Ricardo Magaz – La Espada y la Pluma
El cultivo clandestino de marihuana en los pueblos ha cobrado una enorme relevancia en los últimos años, impulsado por factores que van desde la creciente demanda del consumo hasta la percepción de que las zonas rurales ofrecen una mayor protección frente a la vigilancia policial.
Aunque en España existe cierto margen de tolerancia hacia el llamado autosembrado para uso personal, la legislación castiga de manera severa la producción destinada a su distribución o venta, incluso para “sacarse unos eurillos con los colegas”.
El Código Penal establece que el cultivo, elaboración, comercio o cualquier actividad que promueva, favorezca o facilite el consumo ilegal de drogas puede conllevar penas que van desde multas económicas hasta varios años de prisión, dependiendo de factores como la cantidad de plantas, su potencial productivo, el nivel de THC en el caso de la marihuana o la existencia de otros indicios que la califiquen como narcolabranza.

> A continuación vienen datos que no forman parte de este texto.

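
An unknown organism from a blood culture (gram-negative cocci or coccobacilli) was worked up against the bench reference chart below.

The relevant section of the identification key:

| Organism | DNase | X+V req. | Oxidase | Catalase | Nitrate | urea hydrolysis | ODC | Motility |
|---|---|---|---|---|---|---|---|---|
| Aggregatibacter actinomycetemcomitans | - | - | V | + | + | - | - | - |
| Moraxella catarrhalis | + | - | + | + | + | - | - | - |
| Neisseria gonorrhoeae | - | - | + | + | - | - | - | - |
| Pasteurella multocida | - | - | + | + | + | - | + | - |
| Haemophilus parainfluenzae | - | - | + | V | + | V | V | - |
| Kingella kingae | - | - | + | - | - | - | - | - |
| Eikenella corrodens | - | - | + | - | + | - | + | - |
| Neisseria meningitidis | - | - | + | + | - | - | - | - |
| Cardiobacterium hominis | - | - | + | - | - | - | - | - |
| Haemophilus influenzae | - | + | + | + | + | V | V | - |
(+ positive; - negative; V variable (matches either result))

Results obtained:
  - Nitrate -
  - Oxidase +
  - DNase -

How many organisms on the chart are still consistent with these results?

DNase -: excludes Moraxella catarrhalis — 9 left.
Oxidase +: all 9 remaining candidates are consistent.
Nitrate -: excludes 5 organisms — 4 left.
Still consistent: Cardiobacterium hominis, Kingella kingae, Neisseria gonorrhoeae, Neisseria meningitidis.

4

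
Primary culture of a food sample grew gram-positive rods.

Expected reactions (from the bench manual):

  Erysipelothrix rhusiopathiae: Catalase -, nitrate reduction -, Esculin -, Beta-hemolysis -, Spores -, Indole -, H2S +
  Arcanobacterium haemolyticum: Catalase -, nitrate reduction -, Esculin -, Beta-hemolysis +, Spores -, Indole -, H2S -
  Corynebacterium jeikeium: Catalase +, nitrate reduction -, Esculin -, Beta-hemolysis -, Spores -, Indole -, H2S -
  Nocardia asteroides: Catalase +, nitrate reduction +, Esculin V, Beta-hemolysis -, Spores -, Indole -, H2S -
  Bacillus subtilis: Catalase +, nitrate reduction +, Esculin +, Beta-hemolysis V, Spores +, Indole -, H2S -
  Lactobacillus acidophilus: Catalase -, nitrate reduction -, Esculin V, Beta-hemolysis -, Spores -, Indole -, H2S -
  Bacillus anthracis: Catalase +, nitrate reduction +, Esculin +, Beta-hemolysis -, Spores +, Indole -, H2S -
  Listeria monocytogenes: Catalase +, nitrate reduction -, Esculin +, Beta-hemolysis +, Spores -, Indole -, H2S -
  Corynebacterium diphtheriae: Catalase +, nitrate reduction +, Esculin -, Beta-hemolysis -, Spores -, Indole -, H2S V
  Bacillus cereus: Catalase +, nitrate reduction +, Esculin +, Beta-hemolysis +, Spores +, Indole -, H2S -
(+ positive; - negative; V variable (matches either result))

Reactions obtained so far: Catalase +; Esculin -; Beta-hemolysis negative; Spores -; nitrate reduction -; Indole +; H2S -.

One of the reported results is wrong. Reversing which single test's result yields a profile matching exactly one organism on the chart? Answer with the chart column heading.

Indole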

Uno de los principales riesgos radica en la interpretación de las autoridades sobre el ambiguo concepto de “labor para autoconsumo”. Con todo, si se supera la cantidad de plantas de cannabis sativa consideradas razonables para uso personal (la ley no estipula un número concreto), los agentes interpretarán que existe intención de traficar.
Un riesgo del que no siempre los cultivadores, ya sea en macetas en la terraza, en el huerto, en el campo o en una nave son conscientes de los peligros legales que entraña.